Le bloc parlementaire du Hezbollah a dénoncé jeudi les propos "incendiaires" du secrétaire d'Etat américain Mike Pompeo contre le parti chiite libanais lors de sa visite officielle au Liban la semaine dernière, ainsi que la décision du président américain Donald Trump de reconnaître la souveraineté d'Israël sur le Golan.

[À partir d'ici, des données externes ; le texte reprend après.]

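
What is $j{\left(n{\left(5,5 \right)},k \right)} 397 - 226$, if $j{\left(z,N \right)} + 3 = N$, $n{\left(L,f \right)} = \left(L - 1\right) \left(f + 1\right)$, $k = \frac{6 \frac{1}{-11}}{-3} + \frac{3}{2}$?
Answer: $- \frac{16485}{22} \approx -749.32$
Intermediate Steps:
$k = \frac{37}{22}$ ($k = 6 \left(- \frac{1}{11}\right) \left(- \frac{1}{3}\right) + 3 \cdot \frac{1}{2} = \left(- \frac{6}{11}\right) \left(- \frac{1}{3}\right) + \frac{3}{2} = \frac{2}{11} + \frac{3}{2} = \frac{37}{22} \approx 1.6818$)
$n{\left(L,f \right)} = \left(1 + f\right) \left(-1 + L\right)$ ($n{\left(L,f \right)} = \left(-1 + L\right) \left(1 + f\right) = \left(1 + f\right) \left(-1 + L\right)$)
$j{\left(z,N \right)} = -3 + N$
$j{\left(n{\left(5,5 \right)},k \right)} 397 - 226 = \left(-3 + \frac{37}{22}\right) 397 - 226 = \left(- \frac{29}{22}\right) 397 - 226 = - \frac{11513}{22} - 226 = - \frac{16485}{22}$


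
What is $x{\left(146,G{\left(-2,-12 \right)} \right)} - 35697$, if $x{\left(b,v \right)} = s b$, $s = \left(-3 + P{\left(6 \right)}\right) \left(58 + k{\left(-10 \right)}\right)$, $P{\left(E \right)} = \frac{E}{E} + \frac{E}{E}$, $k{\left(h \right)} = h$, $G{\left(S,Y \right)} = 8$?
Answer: $-42705$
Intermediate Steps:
$P{\left(E \right)} = 2$ ($P{\left(E \right)} = 1 + 1 = 2$)
$s = -48$ ($s = \left(-3 + 2\right) \left(58 - 10\right) = \left(-1\right) 48 = -48$)
$x{\left(b,v \right)} = - 48 b$
$x{\left(146,G{\left(-2,-12 \right)} \right)} - 35697 = \left(-48\right) 146 - 35697 = -7008 - 35697 = -42705$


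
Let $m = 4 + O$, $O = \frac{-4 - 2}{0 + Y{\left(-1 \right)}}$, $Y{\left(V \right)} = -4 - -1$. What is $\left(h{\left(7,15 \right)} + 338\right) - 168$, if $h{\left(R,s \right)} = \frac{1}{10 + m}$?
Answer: $\frac{2721}{16} \approx 170.06$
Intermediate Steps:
$Y{\left(V \right)} = -3$ ($Y{\left(V \right)} = -4 + 1 = -3$)
$O = 2$ ($O = \frac{-4 - 2}{0 - 3} = - \frac{6}{-3} = \left(-6\right) \left(- \frac{1}{3}\right) = 2$)
$m = 6$ ($m = 4 + 2 = 6$)
$h{\left(R,s \right)} = \frac{1}{16}$ ($h{\left(R,s \right)} = \frac{1}{10 + 6} = \frac{1}{16}$)
$\left(h{\left(7,15 \right)} + 338\right) - 168 = \left(\frac{1}{16} + 338\right) - 168 = \frac{5409}{16} - 168 = \frac{2721}{16}$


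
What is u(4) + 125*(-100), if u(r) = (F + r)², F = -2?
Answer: -12496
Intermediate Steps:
u(r) = (-2 + r)²
u(4) + 125*(-100) = (-2 + 4)² + 125*(-100) = 2² - 12500 = 4 - 12500 = -12496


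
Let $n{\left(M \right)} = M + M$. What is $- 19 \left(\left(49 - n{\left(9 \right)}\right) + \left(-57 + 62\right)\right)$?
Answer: $-684$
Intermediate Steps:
$n{\left(M \right)} = 2 M$
$- 19 \left(\left(49 - n{\left(9 \right)}\right) + \left(-57 + 62\right)\right) = - 19 \left(\left(49 - 2 \cdot 9\right) + \left(-57 + 62\right)\right) = - 19 \left(\left(49 - 18\right) + 5\right) = - 19 \left(31 + 5\right) = \left(-19\right) 36 = -684$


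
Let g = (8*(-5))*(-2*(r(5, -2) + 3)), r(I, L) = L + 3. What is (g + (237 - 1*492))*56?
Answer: 3640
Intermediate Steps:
r(I, L) = 3 + L
g = 320 (g = (8*(-5))*(-2*((3 - 2) + 3)) = -(-80)*(1 + 3) = -(-80)*4 = -40*(-8) = 320)
(g + (237 - 1*492))*56 = (320 + (237 - 1*492))*56 = (320 + (237 - 492))*56 = (320 - 255)*56 = 65*56 = 3640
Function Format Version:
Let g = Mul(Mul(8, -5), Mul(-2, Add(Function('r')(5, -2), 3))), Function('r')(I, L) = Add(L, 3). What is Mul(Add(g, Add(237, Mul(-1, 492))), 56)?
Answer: 3640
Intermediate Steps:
Function('r')(I, L) = Add(3, L)
g = 320 (g = Mul(Mul(8, -5), Mul(-2, Add(Add(3, -2), 3))) = Mul(-40, Mul(-2, Add(1, 3))) = Mul(-40, Mul(-2, 4)) = Mul(-40, -8) = 320)
Mul(Add(g, Add(237, Mul(-1, 492))), 56) = Mul(Add(320, Add(237, Mul(-1, 492))), 56) = Mul(Add(320, Add(237, -492)), 56) = Mul(Add(320, -255), 56) = Mul(65, 56) = 3640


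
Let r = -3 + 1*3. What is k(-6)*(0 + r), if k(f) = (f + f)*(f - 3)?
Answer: 0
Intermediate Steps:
r = 0 (r = -3 + 3 = 0)
k(f) = 2*f*(-3 + f) (k(f) = (2*f)*(-3 + f) = 2*f*(-3 + f))
k(-6)*(0 + r) = (2*(-6)*(-3 - 6))*(0 + 0) = (2*(-6)*(-9))*0 = 108*0 = 0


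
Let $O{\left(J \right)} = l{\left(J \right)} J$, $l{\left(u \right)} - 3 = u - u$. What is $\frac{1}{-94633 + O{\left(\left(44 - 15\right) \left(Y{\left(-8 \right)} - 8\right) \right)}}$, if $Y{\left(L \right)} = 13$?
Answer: $- \frac{1}{94198} \approx -1.0616 \cdot 10^{-5}$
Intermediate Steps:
$l{\left(u \right)} = 3$ ($l{\left(u \right)} = 3 + \left(u - u\right) = 3 + 0 = 3$)
$O{\left(J \right)} = 3 J$
$\frac{1}{-94633 + O{\left(\left(44 - 15\right) \left(Y{\left(-8 \right)} - 8\right) \right)}} = \frac{1}{-94633 + 3 \left(44 - 15\right) \left(13 - 8\right)} = \frac{1}{-94633 + 3 \cdot 29 \cdot 5} = \frac{1}{-94633 + 3 \cdot 145} = \frac{1}{-94633 + 435} = \frac{1}{-94198} = - \frac{1}{94198}$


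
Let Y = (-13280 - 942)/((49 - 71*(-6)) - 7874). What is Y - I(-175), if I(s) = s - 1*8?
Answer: 1368239/7399 ≈ 184.92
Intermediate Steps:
I(s) = -8 + s (I(s) = s - 8 = -8 + s)
Y = 14222/7399 (Y = -14222/((49 + 426) - 7874) = -14222/(475 - 7874) = -14222/(-7399) = -14222*(-1/7399) = 14222/7399 ≈ 1.9222)
Y - I(-175) = 14222/7399 - (-8 - 175) = 14222/7399 - 1*(-183) = 14222/7399 + 183 = 1368239/7399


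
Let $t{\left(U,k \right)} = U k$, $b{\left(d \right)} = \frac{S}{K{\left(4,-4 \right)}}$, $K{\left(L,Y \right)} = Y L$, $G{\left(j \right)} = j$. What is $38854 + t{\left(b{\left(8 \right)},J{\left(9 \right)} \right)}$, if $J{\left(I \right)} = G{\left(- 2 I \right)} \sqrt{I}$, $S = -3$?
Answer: $\frac{310751}{8} \approx 38844.0$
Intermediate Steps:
$K{\left(L,Y \right)} = L Y$
$J{\left(I \right)} = - 2 I^{\frac{3}{2}}$ ($J{\left(I \right)} = - 2 I \sqrt{I} = - 2 I^{\frac{3}{2}}$)
$b{\left(d \right)} = \frac{3}{16}$ ($b{\left(d \right)} = - \frac{3}{4 \left(-4\right)} = - \frac{3}{-16} = \left(-3\right) \left(- \frac{1}{16}\right) = \frac{3}{16}$)
$38854 + t{\left(b{\left(8 \right)},J{\left(9 \right)} \right)} = 38854 + \frac{3 \left(- 2 \cdot 9^{\frac{3}{2}}\right)}{16} = 38854 + \frac{3 \left(\left(-2\right) 27\right)}{16} = 38854 + \frac{3}{16} \left(-54\right) = 38854 - \frac{81}{8} = \frac{310751}{8}$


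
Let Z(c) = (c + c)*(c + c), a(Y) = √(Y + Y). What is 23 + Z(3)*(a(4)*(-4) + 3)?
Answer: 131 - 288*√2 ≈ -276.29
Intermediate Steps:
a(Y) = √2*√Y (a(Y) = √(2*Y) = √2*√Y)
Z(c) = 4*c² (Z(c) = (2*c)*(2*c) = 4*c²)
23 + Z(3)*(a(4)*(-4) + 3) = 23 + (4*3²)*((√2*√4)*(-4) + 3) = 23 + (4*9)*((√2*2)*(-4) + 3) = 23 + 36*((2*√2)*(-4) + 3) = 23 + 36*(-8*√2 + 3) = 23 + 36*(3 - 8*√2) = 23 + (108 - 288*√2) = 131 - 288*√2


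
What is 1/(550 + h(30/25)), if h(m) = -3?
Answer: 1/547 ≈ 0.0018282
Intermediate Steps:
1/(550 + h(30/25)) = 1/(550 - 3) = 1/547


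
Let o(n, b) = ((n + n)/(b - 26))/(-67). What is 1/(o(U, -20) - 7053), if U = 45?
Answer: -1541/10868628 ≈ -0.00014178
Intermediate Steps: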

"Les propos incendiaires du ministre des Affaires étrangères et l'administration américaine tenus au Liban contre la résistance et en faveur de l'occupation israélienne d'un côté, et son appel à empêcher le retour des réfugiés syriens dans leurs pays (...) ont un but précis : soutenir l'agresseur israélien et son expansion territoriale en violation de toutes les lois internationales, s'ingérer dans les affaires internes du Liban et de la Syrie et instrumentaliser des réfugiés syriens pour servir la politique des Etats-Unis", indique un communiqué publié par le bloc à l'issue de sa réunion hebdomadaire.
Mardi, le secrétaire général du Hezbollah, Hassan Nasrallah, avait répondu aux propos du secrétaire d'Etat américain lors de sa conférence de presse au ministère des Affaires étrangères à Beyrouth vendredi dernier, accusant les Etats-Unis de vouloir "monter les Libanais les uns contre les autres" et les pousser à une nouvelle guerre civile, dans le cadre de leur projet au Proche-Orient qui ne vise qu'à "servir les intérêts d'Israël". Réagissant à la décision US sur le Golan, le leader du parti chiite a appellé les pays arabes à "retirer leur initiative de paix".